Whist the absorption, distribution and excretion of the radiolabelled test substance following oral administration was very similar in the test animals; rats, rabbits and mice to man, this was not the case following dermal dosing. Results from these studies indicate that the dermal absorption of the test substance is a magnitude lower in man than the test animals. Whilst it is often seen that the dermal absorption of many test substances is greater in animals than man, the magnitude of difference from these studies is greater than would be expected. It is quite likely that the extent of absorption seen from the animal studies was compromised by oral absorption (licking of the test site) and by external contamination of the animal carcasses. As such, the extent of absorption of dose following the animal dermal studies may be an over estimate. A major difference in the study design for the human dermal absorption work was that the dose was only left on the application site for 8 hours, whereby it was swabbed and tape stripped; whereas in the animal studies it was left on the application site for 72 hours. Since the animal studies showed that the dermal absorption of the dose was very slow (approximately 5% per day) this may be another explanation as to the extent of the differences seen. However, if following human dermal exposure to the test substance the skin is thoroughly washed at the end of a working day, then the assumption that only a small proportion of dose is absorbed and that 90% or more of the dose would be removed by washing would appear reasonable.

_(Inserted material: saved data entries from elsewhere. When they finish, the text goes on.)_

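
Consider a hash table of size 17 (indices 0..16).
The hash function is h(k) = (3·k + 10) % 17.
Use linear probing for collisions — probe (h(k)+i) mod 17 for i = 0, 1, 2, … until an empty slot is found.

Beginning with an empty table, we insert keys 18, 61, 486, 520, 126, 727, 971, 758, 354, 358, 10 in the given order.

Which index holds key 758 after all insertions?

9

18: h=13 -> slot 13
61: h=6 -> slot 6
486: h=6, probe 6,7 -> slot 7
520: h=6, probe 6,7,8 -> slot 8
126: h=14 -> slot 14
727: h=15 -> slot 15
971: h=16 -> slot 16
758: h=6, probe 6,7,8,9 -> slot 9
354: h=1 -> slot 1
358: h=13, probe 13,14,15,16,0 -> slot 0
10: h=6, probe 6,7,8,9,10 -> slot 10
Table: [358, 354, —, —, —, —, 61, 486, 520, 758, 10, —, —, 18, 126, 727, 971]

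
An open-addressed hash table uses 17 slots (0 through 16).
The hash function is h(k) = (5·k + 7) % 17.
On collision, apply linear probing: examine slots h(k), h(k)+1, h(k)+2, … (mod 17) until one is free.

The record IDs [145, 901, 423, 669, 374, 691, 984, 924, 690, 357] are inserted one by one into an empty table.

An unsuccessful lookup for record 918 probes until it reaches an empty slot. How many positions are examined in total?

145: h=1 → slot 1
901: h=7 → slot 7
423: h=14 → slot 14
669: h=3 → slot 3
374: h=7, probe 7,8 → slot 8
691: h=11 → slot 11
984: h=14, probe 14,15 → slot 15
924: h=3, probe 3,4 → slot 4
690: h=6 → slot 6
357: h=7, probe 7,8,9 → slot 9
Table: [∅, 145, ∅, 669, 924, ∅, 690, 901, 374, 357, ∅, 691, ∅, ∅, 423, 984, ∅]
Lookup 918: h=7, probe 7,8,9,10 → slot 10 empty, not found.

4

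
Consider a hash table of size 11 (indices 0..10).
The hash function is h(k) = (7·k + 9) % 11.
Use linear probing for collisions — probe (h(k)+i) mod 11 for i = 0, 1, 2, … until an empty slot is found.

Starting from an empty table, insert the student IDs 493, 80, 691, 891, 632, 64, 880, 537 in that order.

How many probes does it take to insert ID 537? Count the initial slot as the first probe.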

Based on the recovery of 92 % of the applied topical dose of amine oxide from the test site in humans a value of 8 % is used in the risk assessment to model worse case systemic exposure via the dermal route.

Metabolism

The test substance was extensively metabolised after oral administration as shown by at least 10 metabolites characterised in urine in addition to a substantial proportion of dose completely biotransformed to CO2. There were several different pathways of metabolism proposed:

·        Oxidative degradation of the alkyl side chain by ω-oxidation to form a carboxylic acid followed by the loss of two-carbon fragments by sequential β-oxidation. This route of metabolism is frequently observed in similar substances to the test substance.

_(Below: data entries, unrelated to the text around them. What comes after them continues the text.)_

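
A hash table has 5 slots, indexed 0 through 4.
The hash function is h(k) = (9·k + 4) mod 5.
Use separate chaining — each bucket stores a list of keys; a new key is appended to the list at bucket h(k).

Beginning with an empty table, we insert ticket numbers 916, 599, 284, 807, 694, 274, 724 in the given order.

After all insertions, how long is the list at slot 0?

5

Insert 916: h=3, bucket 3 empty -> new chain.
Insert 599: h=0, bucket 0 empty -> new chain.
Insert 284: h=0, bucket 0 nonempty -> append to chain.
Insert 807: h=2, bucket 2 empty -> new chain.
Insert 694: h=0, bucket 0 nonempty -> append to chain.
Insert 274: h=0, bucket 0 nonempty -> append to chain.
Insert 724: h=0, bucket 0 nonempty -> append to chain.
Final buckets:
0: 599 -> 284 -> 694 -> 274 -> 724
1: -
2: 807
3: 916
4: -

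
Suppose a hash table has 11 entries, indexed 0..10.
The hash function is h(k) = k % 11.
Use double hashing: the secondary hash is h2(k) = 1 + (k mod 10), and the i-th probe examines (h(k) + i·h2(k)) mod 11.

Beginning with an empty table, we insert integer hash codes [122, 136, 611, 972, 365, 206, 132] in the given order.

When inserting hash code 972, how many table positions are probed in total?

Insert 122: h=1, slot 1 empty → index 1.
Insert 136: h=4, slot 4 empty → index 4.
Insert 611: h=6, slot 6 empty → index 6.
Insert 972: h=4, h2=3, slot 4 occupied → index 7.
Insert 365: h=2, slot 2 empty → index 2.
Insert 206: h=8, slot 8 empty → index 8.
Insert 132: h=0, slot 0 empty → index 0.
Table: [132, 122, 365, -, 136, -, 611, 972, 206, -, -]

2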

·        Hydroxylation of the alkyl side chain at a position four or five carbons from the end of the chain.

·        Reduction of the amine oxide group to the parent amine.

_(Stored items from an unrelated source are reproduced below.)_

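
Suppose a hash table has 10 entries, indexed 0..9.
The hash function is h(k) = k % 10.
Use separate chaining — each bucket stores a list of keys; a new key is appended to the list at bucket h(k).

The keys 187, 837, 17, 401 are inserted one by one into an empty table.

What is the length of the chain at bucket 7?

Insert 187: h=7, bucket 7 empty -> new chain.
Insert 837: h=7, bucket 7 nonempty -> append to chain.
Insert 17: h=7, bucket 7 nonempty -> append to chain.
Insert 401: h=1, bucket 1 empty -> new chain.
Final buckets:
0: .
1: 401
2: .
3: .
4: .
5: .
6: .
7: 187 -> 837 -> 17
8: .
9: .

3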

Qualitatively, the metabolic profiles (from urine) were similar for rat, rabbit and man but quantitatively there were differences. The identity of the major human metabolite of the test substance was proposed as N-methyl-4-aminobutyric acid N-oxide (~60% of urinary profile). This metabolite was also the most abundant metabolite in rabbit urine but not for rats. The major metabolite in rats resulted from hydroxylation of the side chain. The proportion of this metabolite in rat urine doubled when the dose of the test substance was increased from 1 to 100 mg/kg. Another substantial (~30%) metabolite seen in rats, rabbits and humans was proposed to be N,N-dimethyl-4-aminobutyric acid. The presence of this metabolite would indicate that a dodecyldimethylamine (DDA) was a likely metabolic intermediate. Further examination of the urinary metabolic profiles indicated that the rat excreted >12% of the dose as long-chain compounds (at least half of these were C-hydroxylated amino-alcohols), which was in contrast to the rabbit and man. As such, it appears that the metabolism of the test substance by the rabbit is closer to that of man than the rat.